Holley’s accomplishments as dean are extensive, from establishing the Thurgood Marshall Civil Rights Center in 2017, to executing the law school’s sesquicentennial in 2019, to navigating the school to the No. 91 spot of the U.S. News & World Report’s rankings in 2021. Yet, Holley shares her wildest dream for the school: Howard Law as a completely tuition-free environment.

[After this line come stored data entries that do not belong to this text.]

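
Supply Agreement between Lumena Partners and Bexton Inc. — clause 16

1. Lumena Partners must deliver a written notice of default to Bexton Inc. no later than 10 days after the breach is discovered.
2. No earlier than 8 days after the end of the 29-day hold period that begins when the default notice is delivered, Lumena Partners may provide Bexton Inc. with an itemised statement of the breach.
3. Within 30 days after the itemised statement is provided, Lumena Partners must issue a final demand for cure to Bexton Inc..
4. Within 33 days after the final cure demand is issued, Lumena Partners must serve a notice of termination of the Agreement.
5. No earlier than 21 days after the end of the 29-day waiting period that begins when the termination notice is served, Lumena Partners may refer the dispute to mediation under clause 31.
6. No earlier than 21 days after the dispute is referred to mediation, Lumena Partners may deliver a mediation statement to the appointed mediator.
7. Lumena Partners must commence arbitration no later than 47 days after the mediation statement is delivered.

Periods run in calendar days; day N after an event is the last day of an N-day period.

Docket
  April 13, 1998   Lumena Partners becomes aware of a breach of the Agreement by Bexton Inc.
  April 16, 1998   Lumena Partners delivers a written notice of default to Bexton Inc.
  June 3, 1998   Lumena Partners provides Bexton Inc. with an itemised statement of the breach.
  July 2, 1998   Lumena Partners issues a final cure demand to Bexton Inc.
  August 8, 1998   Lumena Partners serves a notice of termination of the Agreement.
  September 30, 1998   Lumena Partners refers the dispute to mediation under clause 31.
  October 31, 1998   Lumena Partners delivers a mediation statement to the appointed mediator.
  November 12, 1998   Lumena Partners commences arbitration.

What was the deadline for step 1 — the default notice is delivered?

Step 1 runs from April 13, 1998, when the breach is discovered. 10 days after April 13, 1998 is April 23, 1998.

April 23, 1998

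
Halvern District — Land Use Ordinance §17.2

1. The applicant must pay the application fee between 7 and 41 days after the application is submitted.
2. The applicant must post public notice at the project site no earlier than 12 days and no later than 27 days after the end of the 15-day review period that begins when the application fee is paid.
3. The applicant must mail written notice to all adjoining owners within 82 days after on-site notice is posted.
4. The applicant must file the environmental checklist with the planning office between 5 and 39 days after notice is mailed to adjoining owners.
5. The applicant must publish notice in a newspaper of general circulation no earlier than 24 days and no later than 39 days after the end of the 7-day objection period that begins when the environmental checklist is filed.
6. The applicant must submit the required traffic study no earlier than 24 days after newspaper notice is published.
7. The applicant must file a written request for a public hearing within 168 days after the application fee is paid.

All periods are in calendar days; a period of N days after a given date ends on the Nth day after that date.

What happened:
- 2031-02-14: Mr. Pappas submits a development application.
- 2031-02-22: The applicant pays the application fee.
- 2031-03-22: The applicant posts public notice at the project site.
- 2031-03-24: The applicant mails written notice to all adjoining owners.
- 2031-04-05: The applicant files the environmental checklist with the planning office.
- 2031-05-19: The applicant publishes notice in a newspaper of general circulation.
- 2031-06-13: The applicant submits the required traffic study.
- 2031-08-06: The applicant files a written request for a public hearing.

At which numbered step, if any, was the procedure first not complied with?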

“I continue to tell everyone, and I will even after I’m gone, that I believe that Howard’s law school should be fully paid for all students,” she says. “The work that our students are capable of doing is work that is really unique to this law school. So, every law student we graduate is someone who can be that person in the room in a big antitrust litigation. They can be that person who becomes a criminal defense attorney who is representing clients in the Mississippi Delta. They can be that person who is leading different groups of attorneys out in Silicon Valley. No one else can do that in the way that Howard does.”
From pinning ceremonies to commencements, Holley will carry a collection of Howard memories to Mount Holyoke, but she’s looking to collect one specific award before she departs.
"One of my favorite experiences ever at Howard, I was the honorary women’s volleyball coach for the day. I told [athletics director] Kery Davis that I want a plaque because I’m the winningest coach in Howard history," she laughs. "I have a 100 percent winning percentage!"